Core VR technology and the infrastructure around it are still developing rapidly, and folks like Grooby and Nash believe that these lingering barriers will melt away in the coming years. “Then we’ll be hitting a much larger demographic,” Grooby says. 

Advances in core tech and VR porn studios’ investments in quality and visibility have generated growth in recent years. The field went from nothing a decade ago to (by some estimates) a $1 billion global industry as of 2022, making it one of the biggest and most profitable uses of VR tech. However, a recent survey of American adults’ sex tech usage suggests that even after a decade of rapid proliferation, only about 10% of people have tried VR porn — which is not much higher than the proportion of the population that’s used smart sex toys or sex chatbots. And while Novak stresses that SexLikeReal has an active, engaged user base, there are many accounts of people trying VR porn once, not getting hooked and walking away, enthusiasm tempered. 

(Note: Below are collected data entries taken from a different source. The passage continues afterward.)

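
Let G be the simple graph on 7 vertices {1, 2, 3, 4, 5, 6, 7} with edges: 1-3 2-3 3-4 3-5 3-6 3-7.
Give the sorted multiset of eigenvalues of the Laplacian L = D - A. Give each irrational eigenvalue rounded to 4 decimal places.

Each diagonal entry of L is the vertex degree and each off-diagonal entry is -1 where an edge is present, 0 otherwise; in the order [1, 2, 3, 4, 5, 6, 7] the diagonal is [1, 1, 6, 1, 1, 1, 1]. The multiplicity of 0 as a Laplacian eigenvalue equals the number of connected components. The single zero eigenvalue shows the graph is connected. By the matrix-tree theorem the graph has (1/7) * product of the nonzero eigenvalues = 1 spanning tree.

[0, 1, 1, 1, 1, 1, 7]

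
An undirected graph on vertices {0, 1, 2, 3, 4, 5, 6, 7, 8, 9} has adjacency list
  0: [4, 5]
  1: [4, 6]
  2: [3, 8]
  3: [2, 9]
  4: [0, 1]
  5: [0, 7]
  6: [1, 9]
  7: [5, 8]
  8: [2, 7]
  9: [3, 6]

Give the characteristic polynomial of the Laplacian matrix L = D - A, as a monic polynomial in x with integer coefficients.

x^10 - 20x^9 + 170x^8 - 800x^7 + 2275x^6 - 4004x^5 + 4290x^4 - 2640x^3 + 825x^2 - 100x

Reading degrees in the order [0, 1, 2, 3, 4, 5, 6, 7, 8, 9] gives [2, 2, 2, 2, 2, 2, 2, 2, 2, 2]; set D = diag(2, 2, 2, 2, 2, 2, 2, 2, 2, 2) and form L = D - A. L has integer entries, so p(x) = det(xI - L) has integer coefficients. Expanding the determinant yields x^10 - 20x^9 + 170x^8 - 800x^7 + 2275x^6 - 4004x^5 + 4290x^4 - 2640x^3 + 825x^2 - 100x. Since p(0) = det(-L) = 0, x divides p(x). The largest eigenvalue, 4, is at most the vertex count 10. By the matrix-tree theorem the graph has (1/10) * product of the nonzero eigenvalues = 10 spanning trees.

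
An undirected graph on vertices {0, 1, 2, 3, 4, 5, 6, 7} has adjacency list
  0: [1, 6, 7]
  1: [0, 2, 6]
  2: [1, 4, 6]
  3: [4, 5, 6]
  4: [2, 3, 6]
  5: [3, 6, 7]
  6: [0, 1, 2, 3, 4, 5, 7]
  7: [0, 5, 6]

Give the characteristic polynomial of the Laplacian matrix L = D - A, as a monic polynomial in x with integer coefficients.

x^8 - 28x^7 + 322x^6 - 1974x^5 + 6965x^4 - 14126x^3 + 15225x^2 - 6728x

Reading degrees in the order [0, 1, 2, 3, 4, 5, 6, 7] gives [3, 3, 3, 3, 3, 3, 7, 3]; set D = diag(3, 3, 3, 3, 3, 3, 7, 3) and form L = D - A. Computing det(xI - L) by cofactor expansion (or equivalently via sum-over-permutations) gives x^8 - 28x^7 + 322x^6 - 1974x^5 + 6965x^4 - 14126x^3 + 15225x^2 - 6728x. Since p(0) = det(-L) = 0, x divides p(x). There is one zero in the spectrum, matching the 1 component. The largest eigenvalue, 8, is at most the vertex count 8.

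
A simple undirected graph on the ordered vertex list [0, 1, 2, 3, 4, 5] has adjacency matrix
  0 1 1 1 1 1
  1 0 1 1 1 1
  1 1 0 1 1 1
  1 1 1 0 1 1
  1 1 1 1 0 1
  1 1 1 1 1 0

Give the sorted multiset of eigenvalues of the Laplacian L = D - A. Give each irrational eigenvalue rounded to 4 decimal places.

With the vertex order [0, 1, 2, 3, 4, 5], the degrees are [5, 5, 5, 5, 5, 5], giving D = diag(5, 5, 5, 5, 5, 5) and L = D - A. L is symmetric positive semidefinite, so every eigenvalue is real and nonnegative. The single zero eigenvalue shows the graph is connected. The eigenvalues sum to 30, which equals trace(L) = 2|E|.

[0, 6, 6, 6, 6, 6]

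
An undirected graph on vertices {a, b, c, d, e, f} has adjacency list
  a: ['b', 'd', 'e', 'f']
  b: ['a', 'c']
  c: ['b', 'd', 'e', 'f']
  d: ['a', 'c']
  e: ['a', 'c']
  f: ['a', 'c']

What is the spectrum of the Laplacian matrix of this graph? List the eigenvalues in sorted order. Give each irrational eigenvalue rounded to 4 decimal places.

Each diagonal entry of L is the vertex degree and each off-diagonal entry is -1 where an edge is present, 0 otherwise; in the order [a, b, c, d, e, f] the diagonal is [4, 2, 4, 2, 2, 2]. L is symmetric positive semidefinite, so every eigenvalue is real and nonnegative. By the matrix-tree theorem the graph has (1/6) * product of the nonzero eigenvalues = 32 spanning trees.

[0, 2, 2, 2, 4, 6]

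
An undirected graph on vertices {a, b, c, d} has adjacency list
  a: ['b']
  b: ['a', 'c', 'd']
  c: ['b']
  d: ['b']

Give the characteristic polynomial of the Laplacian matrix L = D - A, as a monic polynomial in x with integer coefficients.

Each diagonal entry of L is the vertex degree and each off-diagonal entry is -1 where an edge is present, 0 otherwise; in the order [a, b, c, d] the diagonal is [1, 3, 1, 1]. The eigenvalues of L are [0, 1, 1, 4]; the characteristic polynomial is the product of (x - lambda_i), which multiplies out to x^4 - 6x^3 + 9x^2 - 4x. The constant term is 0 because L is singular (the all-ones vector lies in its kernel).

x^4 - 6x^3 + 9x^2 - 4x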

Evans further notes that social, political and cultural forces often play a major role in determining how people interact with new tech and content. To wit, tech and experiences that are objectively better  than their alternatives don’t always take off and succeed. There’s still just so much we don’t know about how people do, or will, engage with VR systems, or VR porn specifically, based on these murky, nebulous variables, Evans explains. It’s even harder to take this hype-up talk seriously when, as the sex tech reporter Samantha Cole put it back in 2021, VR porn advocates have been promising the big breakthrough is just right around the corner for years on end. 

Joseph Slade, a communications tech scholar who’s studied the history and business of the adult industry, adds that when people push promising new tech farther and farther, they often run into unexpected limitations. He recalls how, a couple of decades back, a group of traditional porn makers thought HD content would be the future of the industry by bringing viewers deeper into their fantasies. “Performers complained that greater fidelity revealed their pimples,” he says, and folks started to realize that HD filming can puncture a fantasy as easily as it can draw people in if it’s not handled correctly. Similarly, VR porn’s quest for immersion runs the risk of running into unexpected barriers — like the fact that porn fantasies often involve acrobatic positions that people might not actually want to POV immerse themselves in.  

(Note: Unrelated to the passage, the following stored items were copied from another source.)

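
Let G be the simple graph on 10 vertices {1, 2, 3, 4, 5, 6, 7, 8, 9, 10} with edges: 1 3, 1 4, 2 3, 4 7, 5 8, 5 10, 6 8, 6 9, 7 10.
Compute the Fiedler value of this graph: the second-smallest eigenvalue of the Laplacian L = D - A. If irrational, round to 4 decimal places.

0.0979

Each diagonal entry of L is the vertex degree and each off-diagonal entry is -1 where an edge is present, 0 otherwise; in the order [1, 2, 3, 4, 5, 6, 7, 8, 9, 10] the diagonal is [2, 1, 2, 2, 2, 2, 2, 2, 1, 2]. Computing the eigenvalues of L and sorting gives [0, 0.0979, 0.3820, 0.8244, 1.3820, 2, 2.6180, 3.1756, 3.6180, 3.9021]. The Fiedler value lambda_2 = 0.0979 is strictly positive, so the graph is connected. By the matrix-tree theorem the graph has (1/10) * product of the nonzero eigenvalues = 1 spanning tree.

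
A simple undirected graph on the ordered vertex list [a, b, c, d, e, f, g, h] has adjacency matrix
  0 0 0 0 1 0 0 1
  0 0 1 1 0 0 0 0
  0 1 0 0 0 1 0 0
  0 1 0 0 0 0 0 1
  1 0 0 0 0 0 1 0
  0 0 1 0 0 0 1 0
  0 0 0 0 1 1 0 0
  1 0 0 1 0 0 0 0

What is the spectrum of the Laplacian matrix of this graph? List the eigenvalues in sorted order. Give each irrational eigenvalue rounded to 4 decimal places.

[0, 0.5858, 0.5858, 2, 2, 3.4142, 3.4142, 4]

Each diagonal entry of L is the vertex degree and each off-diagonal entry is -1 where an edge is present, 0 otherwise; in the order [a, b, c, d, e, f, g, h] the diagonal is [2, 2, 2, 2, 2, 2, 2, 2]. The multiplicity of 0 as a Laplacian eigenvalue equals the number of connected components. The largest eigenvalue, 4, is at most the vertex count 8. The eigenvalues sum to 16, which equals trace(L) = 2|E|.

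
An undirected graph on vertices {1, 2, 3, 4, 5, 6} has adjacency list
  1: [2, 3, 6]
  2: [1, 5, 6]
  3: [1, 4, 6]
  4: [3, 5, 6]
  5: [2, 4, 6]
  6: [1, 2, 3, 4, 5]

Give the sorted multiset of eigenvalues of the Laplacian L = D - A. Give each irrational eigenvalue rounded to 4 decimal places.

[0, 2.3820, 2.3820, 4.6180, 4.6180, 6]

With the vertex order [1, 2, 3, 4, 5, 6], the degrees are [3, 3, 3, 3, 3, 5], giving D = diag(3, 3, 3, 3, 3, 5) and L = D - A. Since every row of L sums to 0, the all-ones vector is in the kernel and 0 is an eigenvalue. There is one zero in the spectrum, matching the 1 component.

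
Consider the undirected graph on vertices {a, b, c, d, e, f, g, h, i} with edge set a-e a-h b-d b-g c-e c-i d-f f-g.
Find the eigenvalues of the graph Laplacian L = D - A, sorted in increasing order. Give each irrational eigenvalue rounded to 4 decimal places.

Reading degrees in the order [a, b, c, d, e, f, g, h, i] gives [2, 2, 2, 2, 2, 2, 2, 1, 1]; set D = diag(2, 2, 2, 2, 2, 2, 2, 1, 1) and form L = D - A. Since every row of L sums to 0, the all-ones vector is in the kernel and 0 is an eigenvalue. The 2 zero eigenvalues correspond to the 2 connected components. There are 2 zeros in the spectrum, matching the 2 components.

[0, 0, 0.3820, 1.3820, 2, 2, 2.6180, 3.6180, 4]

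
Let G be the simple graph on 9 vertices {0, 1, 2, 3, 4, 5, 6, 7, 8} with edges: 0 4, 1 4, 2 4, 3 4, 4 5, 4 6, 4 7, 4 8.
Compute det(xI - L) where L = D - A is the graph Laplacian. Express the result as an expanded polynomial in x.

Reading degrees in the order [0, 1, 2, 3, 4, 5, 6, 7, 8] gives [1, 1, 1, 1, 8, 1, 1, 1, 1]; set D = diag(1, 1, 1, 1, 8, 1, 1, 1, 1) and form L = D - A. The eigenvalues of L are [0, 1, 1, 1, 1, 1, 1, 1, 9]; the characteristic polynomial is the product of (x - lambda_i), which multiplies out to x^9 - 16x^8 + 84x^7 - 224x^6 + 350x^5 - 336x^4 + 196x^3 - 64x^2 + 9x. The coefficient of x^8 equals -trace(L) = -16, matching the sum of degrees. The eigenvalues sum to 16, which equals trace(L) = 2|E|.

x^9 - 16x^8 + 84x^7 - 224x^6 + 350x^5 - 336x^4 + 196x^3 - 64x^2 + 9x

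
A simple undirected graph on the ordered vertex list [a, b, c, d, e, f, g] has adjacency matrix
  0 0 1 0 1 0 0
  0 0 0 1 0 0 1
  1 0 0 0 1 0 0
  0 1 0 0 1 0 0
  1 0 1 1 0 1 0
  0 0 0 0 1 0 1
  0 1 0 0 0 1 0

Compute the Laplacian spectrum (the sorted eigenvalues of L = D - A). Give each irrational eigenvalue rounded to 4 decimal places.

Reading degrees in the order [a, b, c, d, e, f, g] gives [2, 2, 2, 2, 4, 2, 2]; set D = diag(2, 2, 2, 2, 4, 2, 2) and form L = D - A. Diagonalising L (or applying a numerical eigensolver to the 7x7 matrix) gives the spectrum above. The eigenvalues sum to 16, which equals trace(L) = 2|E|.

[0, 0.6086, 1.3820, 2.2271, 3, 3.6180, 5.1642]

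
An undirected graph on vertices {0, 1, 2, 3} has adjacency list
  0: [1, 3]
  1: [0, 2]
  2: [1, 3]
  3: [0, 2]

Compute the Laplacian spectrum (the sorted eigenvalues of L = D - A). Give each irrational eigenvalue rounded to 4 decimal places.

[0, 2, 2, 4]

With the vertex order [0, 1, 2, 3], the degrees are [2, 2, 2, 2], giving D = diag(2, 2, 2, 2) and L = D - A. L is symmetric positive semidefinite, so every eigenvalue is real and nonnegative. The single zero eigenvalue shows the graph is connected. The largest eigenvalue, 4, is at most the vertex count 4.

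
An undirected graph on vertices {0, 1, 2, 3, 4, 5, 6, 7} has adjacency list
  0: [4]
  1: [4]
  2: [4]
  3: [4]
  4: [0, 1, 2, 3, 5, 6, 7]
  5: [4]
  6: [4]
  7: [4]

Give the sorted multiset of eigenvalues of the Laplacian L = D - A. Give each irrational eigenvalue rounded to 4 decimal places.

[0, 1, 1, 1, 1, 1, 1, 8]

Each diagonal entry of L is the vertex degree and each off-diagonal entry is -1 where an edge is present, 0 otherwise; in the order [0, 1, 2, 3, 4, 5, 6, 7] the diagonal is [1, 1, 1, 1, 7, 1, 1, 1]. The multiplicity of 0 as a Laplacian eigenvalue equals the number of connected components. The single zero eigenvalue shows the graph is connected. There is one zero in the spectrum, matching the 1 component. By the matrix-tree theorem the graph has (1/8) * product of the nonzero eigenvalues = 1 spanning tree.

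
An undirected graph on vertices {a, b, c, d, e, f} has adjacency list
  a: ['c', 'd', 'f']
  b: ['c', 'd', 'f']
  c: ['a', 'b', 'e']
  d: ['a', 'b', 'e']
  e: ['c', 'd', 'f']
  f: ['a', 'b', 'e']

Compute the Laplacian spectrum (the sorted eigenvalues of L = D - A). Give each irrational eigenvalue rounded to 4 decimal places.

Each diagonal entry of L is the vertex degree and each off-diagonal entry is -1 where an edge is present, 0 otherwise; in the order [a, b, c, d, e, f] the diagonal is [3, 3, 3, 3, 3, 3]. Diagonalising L (or applying a numerical eigensolver to the 6x6 matrix) gives the spectrum above. The single zero eigenvalue shows the graph is connected. There is one zero in the spectrum, matching the 1 component.

[0, 3, 3, 3, 3, 6]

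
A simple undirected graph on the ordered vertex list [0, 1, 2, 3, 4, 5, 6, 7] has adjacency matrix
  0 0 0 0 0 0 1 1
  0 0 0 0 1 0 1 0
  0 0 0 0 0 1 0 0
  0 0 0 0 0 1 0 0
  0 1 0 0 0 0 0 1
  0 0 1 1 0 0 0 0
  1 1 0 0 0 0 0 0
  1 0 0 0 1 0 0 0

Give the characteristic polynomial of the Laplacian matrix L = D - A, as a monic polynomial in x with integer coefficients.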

“There is only so much you can do” in the quest for immersion, Grooby acknowledges. 

Several adult industry analysts told InsideHook that they’ve started looking at VR porn not as some wondrous growth sector that’s going to change the adult industry, but as a stabilizing niche. And just like the hype around and growth of the wider VR sector has seemingly cooled down in recent years, we may see a cooldown in wild, big-swing VR porn investments and projects in favor of more measured and incremental growth. 

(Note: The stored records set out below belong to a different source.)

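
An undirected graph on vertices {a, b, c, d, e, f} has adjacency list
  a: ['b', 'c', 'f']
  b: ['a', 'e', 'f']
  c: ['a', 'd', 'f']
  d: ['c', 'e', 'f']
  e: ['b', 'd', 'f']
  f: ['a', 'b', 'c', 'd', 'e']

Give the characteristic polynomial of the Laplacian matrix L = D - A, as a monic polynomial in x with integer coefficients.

x^6 - 20x^5 + 155x^4 - 580x^3 + 1045x^2 - 726x

Each diagonal entry of L is the vertex degree and each off-diagonal entry is -1 where an edge is present, 0 otherwise; in the order [a, b, c, d, e, f] the diagonal is [3, 3, 3, 3, 3, 5]. Computing det(xI - L) by cofactor expansion (or equivalently via sum-over-permutations) gives x^6 - 20x^5 + 155x^4 - 580x^3 + 1045x^2 - 726x. The constant term is 0 because L is singular (the all-ones vector lies in its kernel). There is one zero in the spectrum, matching the 1 component.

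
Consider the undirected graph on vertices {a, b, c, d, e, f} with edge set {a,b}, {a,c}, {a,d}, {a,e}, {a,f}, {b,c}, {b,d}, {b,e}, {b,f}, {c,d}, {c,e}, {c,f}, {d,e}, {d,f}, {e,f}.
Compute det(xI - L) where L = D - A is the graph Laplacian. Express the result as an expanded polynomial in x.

x^6 - 30x^5 + 360x^4 - 2160x^3 + 6480x^2 - 7776x

Each diagonal entry of L is the vertex degree and each off-diagonal entry is -1 where an edge is present, 0 otherwise; in the order [a, b, c, d, e, f] the diagonal is [5, 5, 5, 5, 5, 5]. Computing det(xI - L) by cofactor expansion (or equivalently via sum-over-permutations) gives x^6 - 30x^5 + 360x^4 - 2160x^3 + 6480x^2 - 7776x. Since p(0) = det(-L) = 0, x divides p(x). There is one zero in the spectrum, matching the 1 component.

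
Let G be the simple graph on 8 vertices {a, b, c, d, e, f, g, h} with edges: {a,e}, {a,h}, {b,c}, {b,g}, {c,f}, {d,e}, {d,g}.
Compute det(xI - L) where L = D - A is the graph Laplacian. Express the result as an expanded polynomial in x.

x^8 - 14x^7 + 78x^6 - 220x^5 + 330x^4 - 252x^3 + 84x^2 - 8x

Reading degrees in the order [a, b, c, d, e, f, g, h] gives [2, 2, 2, 2, 2, 1, 2, 1]; set D = diag(2, 2, 2, 2, 2, 1, 2, 1) and form L = D - A. Computing det(xI - L) by cofactor expansion (or equivalently via sum-over-permutations) gives x^8 - 14x^7 + 78x^6 - 220x^5 + 330x^4 - 252x^3 + 84x^2 - 8x. Since p(0) = det(-L) = 0, x divides p(x). By the matrix-tree theorem the graph has (1/8) * product of the nonzero eigenvalues = 1 spanning tree.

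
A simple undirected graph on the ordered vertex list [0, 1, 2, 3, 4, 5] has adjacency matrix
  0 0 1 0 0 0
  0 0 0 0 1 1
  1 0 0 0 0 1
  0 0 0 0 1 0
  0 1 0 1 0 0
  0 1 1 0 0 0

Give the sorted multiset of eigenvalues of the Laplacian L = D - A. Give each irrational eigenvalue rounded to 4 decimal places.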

But that doesn’t mean that we won’t see any ambitious, high-budget projects like Dezyred again in the coming years. The VR porn world is apparently still full of true believers in the field’s potential and the promise of a breakthrough on the horizon. And true believers will always be willing to pour limitless time and energy into the pursuit of their utopian visions. Because what’s one bold investment when weighed against a future of untold sexual fantasy?